Details of the nomination and award process .pdf

Please use http://awards.sigplan.org/ to submit nominations.

Conflicts of Interest

Because these awards are intended to recognize persons and software systems of major influence, it is likely that several members of the awards committee may have worked with, or co-authored articles with, the nominees, and may have a conflict of interest. The primary mechanism for handling such conflicts will be to declare them to the committee; once so declared, conflicts of interest shall not automatically prevent a committee member from taking part in the selection process. However, if a member of the committee, or the chair of the committee, feels that the association of a committee member with a nominee would interfere with impartial consideration of the nominees, a committee member shall be absented from the relevant parts of the discussion. If the same committee member has conflicts of interest with more than one nominee, the Chair of the Awards Committee may ask the constituency that appointed the committee member to select a replacement member.

Clarification

Note that, in consultation with the ACM Awards Board, the wording of the Milner Award eligibility requirement has been updated to clarify that the 20-year time frame is in relation to the nomination deadline (rather than the vague "time of nomination" as was originally written).

-- Derek Dreyer (on behalf of the SIGPLAN Executive Committee)

Recipients of the Robin Milner Young Researcher Award

2013: Lars Birkedal

Lars Birkedal is a world leader in foundational programming languages research, and the pre-eminent researcher of his generation in the area of programming language semantics. His work, spanning a multitude of top journal and conference publications, has had significant impact in many areas. These include foundational type theory, compiler implementation, Milner's bigraphical reactive systems, logics and models for relational parametricity, and verification technology for semantically complex languages.

Birkedal is a pioneer in "bringing semantics into the 21st century": developing rigorous and scalable semantic and verification techniques to account for the needs and complexities of modern languages.
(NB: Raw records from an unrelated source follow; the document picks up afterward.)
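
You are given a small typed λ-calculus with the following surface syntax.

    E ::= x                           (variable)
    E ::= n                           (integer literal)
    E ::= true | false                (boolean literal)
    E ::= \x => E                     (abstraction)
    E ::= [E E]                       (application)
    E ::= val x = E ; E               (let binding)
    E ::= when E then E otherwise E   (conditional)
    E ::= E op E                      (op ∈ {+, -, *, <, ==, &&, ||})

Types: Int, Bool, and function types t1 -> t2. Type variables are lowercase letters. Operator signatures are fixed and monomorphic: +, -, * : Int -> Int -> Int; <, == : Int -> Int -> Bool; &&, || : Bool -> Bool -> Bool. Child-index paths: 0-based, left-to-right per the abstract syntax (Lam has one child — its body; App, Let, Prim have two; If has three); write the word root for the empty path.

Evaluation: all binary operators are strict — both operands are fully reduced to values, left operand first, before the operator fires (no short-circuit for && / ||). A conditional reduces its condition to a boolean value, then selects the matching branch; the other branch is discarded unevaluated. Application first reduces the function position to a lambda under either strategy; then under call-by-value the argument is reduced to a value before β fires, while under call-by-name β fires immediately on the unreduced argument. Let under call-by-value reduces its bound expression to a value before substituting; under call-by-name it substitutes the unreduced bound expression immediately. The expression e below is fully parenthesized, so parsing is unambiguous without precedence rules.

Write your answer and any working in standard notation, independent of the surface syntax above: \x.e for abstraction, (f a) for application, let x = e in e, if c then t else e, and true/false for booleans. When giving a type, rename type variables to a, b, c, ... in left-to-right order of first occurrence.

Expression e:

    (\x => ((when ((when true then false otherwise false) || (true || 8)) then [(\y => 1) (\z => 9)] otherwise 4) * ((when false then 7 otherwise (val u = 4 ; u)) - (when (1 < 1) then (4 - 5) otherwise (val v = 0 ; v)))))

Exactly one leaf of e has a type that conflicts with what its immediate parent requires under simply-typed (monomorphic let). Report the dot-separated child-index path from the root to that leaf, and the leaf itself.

Answer: 0.0.0.1.1 : 8

Trace:
  unify Bool ~ Bool
  unify Bool ~ Bool
  unify Bool ~ Bool
  unify Bool ~ Bool
  unify Int ~ Bool
  FAIL: mismatch Int ~ Bool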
Toward this end in particular, he has (a) made numerous advances to the theory and practice of region-based memory management, (b) made fundamental contributions to the theory of relational parametricity, which underlies our semantic understanding of abstract data types, and (c) developed higher-order separation logics and other powerful tools for the modular verification of realistic imperative, object-oriented, and concurrent programming patterns.

In short, Birkedal has tackled hard problems of paramount importance to the future of programming language research, and has made startling advancements across the board. He has done so both independently, via the research group he built up at the IT University of Copenhagen, and also through fruitful collaborations with an impressive network of international colleagues, thus setting an excellent example for other junior researchers.

2012: Shriram Krishnamurthi

The SIGPLAN 2012 Robin Milner Young Researcher Award goes to Shriram Krishnamurthi, a prolific researcher who brings programming language theory to bear in many other disciplines, thus exposing its foundational value. His research contributions range from type soundness proofs for Java and influential extensions thereof, through foundational aspects of web programming, to model-driven development and empirical studies.